The Chicago Tribune wrote that the excitement generated by Abbott's debut "ranked right behind Jackie Robinson's breaking the color barrier." Abbott pitched 4 2/3 innings, giving up six hits and three earned runs against Seattle.
A native of Flint, Michigan, Abbott played well enough at Flint Central High School to be selected by the Toronto Blue Jays in the 1985 MLB draft. Choosing to go to college instead, Abbott attended the University of Michigan, where he led Wolverines to two Big Ten championships. In 1988, the Angels selected Abbott with the eighth overall pick of the draft.

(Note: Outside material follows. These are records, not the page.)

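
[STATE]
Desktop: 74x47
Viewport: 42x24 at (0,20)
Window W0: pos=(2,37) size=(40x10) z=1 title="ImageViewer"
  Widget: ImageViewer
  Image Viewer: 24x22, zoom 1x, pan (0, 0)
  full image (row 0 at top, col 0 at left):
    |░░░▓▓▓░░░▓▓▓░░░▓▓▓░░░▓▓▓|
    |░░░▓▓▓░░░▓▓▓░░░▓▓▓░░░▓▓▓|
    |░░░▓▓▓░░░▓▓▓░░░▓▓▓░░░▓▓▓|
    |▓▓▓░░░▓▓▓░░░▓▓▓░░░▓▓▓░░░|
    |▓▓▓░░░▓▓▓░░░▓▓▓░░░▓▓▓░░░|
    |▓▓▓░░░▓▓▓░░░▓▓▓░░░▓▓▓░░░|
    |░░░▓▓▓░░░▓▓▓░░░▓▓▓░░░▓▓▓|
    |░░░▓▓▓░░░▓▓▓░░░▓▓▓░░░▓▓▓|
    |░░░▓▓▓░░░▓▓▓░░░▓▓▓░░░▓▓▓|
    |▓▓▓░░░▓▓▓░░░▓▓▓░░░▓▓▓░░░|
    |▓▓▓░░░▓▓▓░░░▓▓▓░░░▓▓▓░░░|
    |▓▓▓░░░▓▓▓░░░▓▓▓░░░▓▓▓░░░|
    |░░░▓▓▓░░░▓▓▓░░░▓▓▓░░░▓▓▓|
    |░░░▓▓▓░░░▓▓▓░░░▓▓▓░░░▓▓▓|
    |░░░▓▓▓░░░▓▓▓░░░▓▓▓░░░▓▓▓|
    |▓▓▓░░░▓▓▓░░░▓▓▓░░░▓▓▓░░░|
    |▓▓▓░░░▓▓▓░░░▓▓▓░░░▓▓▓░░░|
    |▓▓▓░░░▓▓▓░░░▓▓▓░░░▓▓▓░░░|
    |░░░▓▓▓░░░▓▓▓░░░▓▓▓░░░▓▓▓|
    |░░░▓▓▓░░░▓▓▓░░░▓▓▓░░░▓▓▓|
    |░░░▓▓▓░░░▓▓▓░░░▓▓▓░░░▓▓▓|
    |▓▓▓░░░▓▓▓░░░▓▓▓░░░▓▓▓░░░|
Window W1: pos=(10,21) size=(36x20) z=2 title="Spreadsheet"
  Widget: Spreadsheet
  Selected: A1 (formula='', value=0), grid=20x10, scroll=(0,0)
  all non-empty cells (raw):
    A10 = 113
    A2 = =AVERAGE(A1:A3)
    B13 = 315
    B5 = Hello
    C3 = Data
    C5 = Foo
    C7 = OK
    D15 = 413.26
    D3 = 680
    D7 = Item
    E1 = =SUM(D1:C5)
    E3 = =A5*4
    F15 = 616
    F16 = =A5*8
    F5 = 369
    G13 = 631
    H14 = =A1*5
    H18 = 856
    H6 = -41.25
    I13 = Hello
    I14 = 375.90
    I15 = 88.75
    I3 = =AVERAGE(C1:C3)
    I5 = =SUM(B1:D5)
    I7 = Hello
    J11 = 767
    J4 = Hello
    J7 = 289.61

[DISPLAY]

                                          
          ┏━━━━━━━━━━━━━━━━━━━━━━━━━━━━━━━
          ┃ Spreadsheet                   
          ┠───────────────────────────────
          ┃A1:                            
          ┃       A       B       C       
          ┃-------------------------------
          ┃  1      [0]       0       0   
          ┃  2 #CIRC!         0       0   
          ┃  3        0       0Data       
          ┃  4        0       0       0   
          ┃  5        0Hello   Foo        
          ┃  6        0       0       0   
          ┃  7        0       0OK      Ite
          ┃  8        0       0       0   
          ┃  9        0       0       0   
          ┃ 10      113       0       0   
  ┏━━━━━━━┃ 11        0       0       0   
  ┃ ImageV┃ 12        0       0       0   
  ┠───────┃ 13        0     315       0   
  ┃░░░▓▓▓░┗━━━━━━━━━━━━━━━━━━━━━━━━━━━━━━━
  ┃░░░▓▓▓░░░▓▓▓░░░▓▓▓░░░▓▓▓              ┃
  ┃░░░▓▓▓░░░▓▓▓░░░▓▓▓░░░▓▓▓              ┃
  ┃▓▓▓░░░▓▓▓░░░▓▓▓░░░▓▓▓░░░              ┃


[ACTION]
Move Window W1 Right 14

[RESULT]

                                          
                        ┏━━━━━━━━━━━━━━━━━
                        ┃ Spreadsheet     
                        ┠─────────────────
                        ┃A1:              
                        ┃       A       B 
                        ┃-----------------
                        ┃  1      [0]     
                        ┃  2 #CIRC!       
                        ┃  3        0     
                        ┃  4        0     
                        ┃  5        0Hello
                        ┃  6        0     
                        ┃  7        0     
                        ┃  8        0     
                        ┃  9        0     
                        ┃ 10      113     
  ┏━━━━━━━━━━━━━━━━━━━━━┃ 11        0     
  ┃ ImageViewer         ┃ 12        0     
  ┠─────────────────────┃ 13        0     
  ┃░░░▓▓▓░░░▓▓▓░░░▓▓▓░░░┗━━━━━━━━━━━━━━━━━
  ┃░░░▓▓▓░░░▓▓▓░░░▓▓▓░░░▓▓▓              ┃
  ┃░░░▓▓▓░░░▓▓▓░░░▓▓▓░░░▓▓▓              ┃
  ┃▓▓▓░░░▓▓▓░░░▓▓▓░░░▓▓▓░░░              ┃


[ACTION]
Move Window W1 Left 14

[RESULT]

                                          
          ┏━━━━━━━━━━━━━━━━━━━━━━━━━━━━━━━
          ┃ Spreadsheet                   
          ┠───────────────────────────────
          ┃A1:                            
          ┃       A       B       C       
          ┃-------------------------------
          ┃  1      [0]       0       0   
          ┃  2 #CIRC!         0       0   
          ┃  3        0       0Data       
          ┃  4        0       0       0   
          ┃  5        0Hello   Foo        
          ┃  6        0       0       0   
          ┃  7        0       0OK      Ite
          ┃  8        0       0       0   
          ┃  9        0       0       0   
          ┃ 10      113       0       0   
  ┏━━━━━━━┃ 11        0       0       0   
  ┃ ImageV┃ 12        0       0       0   
  ┠───────┃ 13        0     315       0   
  ┃░░░▓▓▓░┗━━━━━━━━━━━━━━━━━━━━━━━━━━━━━━━
  ┃░░░▓▓▓░░░▓▓▓░░░▓▓▓░░░▓▓▓              ┃
  ┃░░░▓▓▓░░░▓▓▓░░░▓▓▓░░░▓▓▓              ┃
  ┃▓▓▓░░░▓▓▓░░░▓▓▓░░░▓▓▓░░░              ┃


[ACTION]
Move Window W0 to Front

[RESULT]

                                          
          ┏━━━━━━━━━━━━━━━━━━━━━━━━━━━━━━━
          ┃ Spreadsheet                   
          ┠───────────────────────────────
          ┃A1:                            
          ┃       A       B       C       
          ┃-------------------------------
          ┃  1      [0]       0       0   
          ┃  2 #CIRC!         0       0   
          ┃  3        0       0Data       
          ┃  4        0       0       0   
          ┃  5        0Hello   Foo        
          ┃  6        0       0       0   
          ┃  7        0       0OK      Ite
          ┃  8        0       0       0   
          ┃  9        0       0       0   
          ┃ 10      113       0       0   
  ┏━━━━━━━━━━━━━━━━━━━━━━━━━━━━━━━━━━━━━━┓
  ┃ ImageViewer                          ┃
  ┠──────────────────────────────────────┨
  ┃░░░▓▓▓░░░▓▓▓░░░▓▓▓░░░▓▓▓              ┃
  ┃░░░▓▓▓░░░▓▓▓░░░▓▓▓░░░▓▓▓              ┃
  ┃░░░▓▓▓░░░▓▓▓░░░▓▓▓░░░▓▓▓              ┃
  ┃▓▓▓░░░▓▓▓░░░▓▓▓░░░▓▓▓░░░              ┃


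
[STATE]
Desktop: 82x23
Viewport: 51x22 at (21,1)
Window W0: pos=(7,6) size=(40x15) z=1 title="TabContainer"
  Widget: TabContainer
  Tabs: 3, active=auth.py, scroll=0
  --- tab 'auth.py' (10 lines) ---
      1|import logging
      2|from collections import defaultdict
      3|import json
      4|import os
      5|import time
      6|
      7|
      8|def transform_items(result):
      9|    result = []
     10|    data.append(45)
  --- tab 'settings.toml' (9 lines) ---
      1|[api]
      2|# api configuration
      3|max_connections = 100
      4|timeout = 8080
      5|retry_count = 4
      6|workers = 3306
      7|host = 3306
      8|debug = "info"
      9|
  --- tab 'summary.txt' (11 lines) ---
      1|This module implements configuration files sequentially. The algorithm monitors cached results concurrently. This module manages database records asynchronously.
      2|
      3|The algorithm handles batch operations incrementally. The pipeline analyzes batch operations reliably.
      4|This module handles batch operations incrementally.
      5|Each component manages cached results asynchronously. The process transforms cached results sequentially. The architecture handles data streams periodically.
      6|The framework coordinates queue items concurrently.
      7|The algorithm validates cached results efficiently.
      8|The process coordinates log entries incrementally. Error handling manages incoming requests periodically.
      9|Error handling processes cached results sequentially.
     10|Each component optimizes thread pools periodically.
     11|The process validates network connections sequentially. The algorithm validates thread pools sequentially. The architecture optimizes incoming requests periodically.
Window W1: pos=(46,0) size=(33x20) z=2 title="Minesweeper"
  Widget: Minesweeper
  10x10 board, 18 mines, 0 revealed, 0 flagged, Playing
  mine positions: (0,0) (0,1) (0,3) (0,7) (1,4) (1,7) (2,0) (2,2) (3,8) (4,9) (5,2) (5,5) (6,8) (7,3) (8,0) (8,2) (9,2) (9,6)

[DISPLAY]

                         ┃ Minesweeper             
                         ┠─────────────────────────
                         ┃■■■■■■■■■■               
                         ┃■■■■■■■■■■               
                         ┃■■■■■■■■■■               
━━━━━━━━━━━━━━━━━━━━━━━━━┃■■■■■■■■■■               
                         ┃■■■■■■■■■■               
─────────────────────────┃■■■■■■■■■■               
ttings.toml │ summary.txt┃■■■■■■■■■■               
─────────────────────────┃■■■■■■■■■■               
g                        ┃■■■■■■■■■■               
ons import defaultdict   ┃■■■■■■■■■■               
                         ┃                         
                         ┃                         
                         ┃                         
                         ┃                         
                         ┃                         
_items(result):          ┃                         
[]                       ┗━━━━━━━━━━━━━━━━━━━━━━━━━
━━━━━━━━━━━━━━━━━━━━━━━━━┛                         
                                                   
                                                   


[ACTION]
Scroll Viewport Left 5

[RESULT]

                              ┃ Minesweeper        
                              ┠────────────────────
                              ┃■■■■■■■■■■          
                              ┃■■■■■■■■■■          
                              ┃■■■■■■■■■■          
━━━━━━━━━━━━━━━━━━━━━━━━━━━━━━┃■■■■■■■■■■          
ainer                         ┃■■■■■■■■■■          
──────────────────────────────┃■■■■■■■■■■          
]│ settings.toml │ summary.txt┃■■■■■■■■■■          
──────────────────────────────┃■■■■■■■■■■          
ogging                        ┃■■■■■■■■■■          
lections import defaultdict   ┃■■■■■■■■■■          
son                           ┃                    
s                             ┃                    
ime                           ┃                    
                              ┃                    
                              ┃                    
sform_items(result):          ┃                    
lt = []                       ┗━━━━━━━━━━━━━━━━━━━━
━━━━━━━━━━━━━━━━━━━━━━━━━━━━━━┛                    
                                                   
                                                   


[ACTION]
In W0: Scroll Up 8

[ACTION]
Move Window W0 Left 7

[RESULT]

                              ┃ Minesweeper        
                              ┠────────────────────
                              ┃■■■■■■■■■■          
                              ┃■■■■■■■■■■          
                              ┃■■■■■■■■■■          
━━━━━━━━━━━━━━━━━━━━━━━┓      ┃■■■■■■■■■■          
                       ┃      ┃■■■■■■■■■■          
───────────────────────┨      ┃■■■■■■■■■■          
ings.toml │ summary.txt┃      ┃■■■■■■■■■■          
───────────────────────┃      ┃■■■■■■■■■■          
                       ┃      ┃■■■■■■■■■■          
s import defaultdict   ┃      ┃■■■■■■■■■■          
                       ┃      ┃                    
                       ┃      ┃                    
                       ┃      ┃                    
                       ┃      ┃                    
                       ┃      ┃                    
tems(result):          ┃      ┃                    
                       ┃      ┗━━━━━━━━━━━━━━━━━━━━
━━━━━━━━━━━━━━━━━━━━━━━┛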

Abbott started 1989 with the Angels, becoming one of the rare players to make it to the major leagues without playing in the minor leagues. He had a respectable rookie season, finishing with a 12-12 won-loss record and a 3.92 ERA.
By the end of 1991, Abbott was one of MLB's better starting pitchers. His career high point occurred September 4, 1993, when he pitched a no-hitter for the New York Yankees against the Cleveland Indians at Yankee Stadium.
Abbott, who pitched for four teams over 10 years, retired after the 1999 season.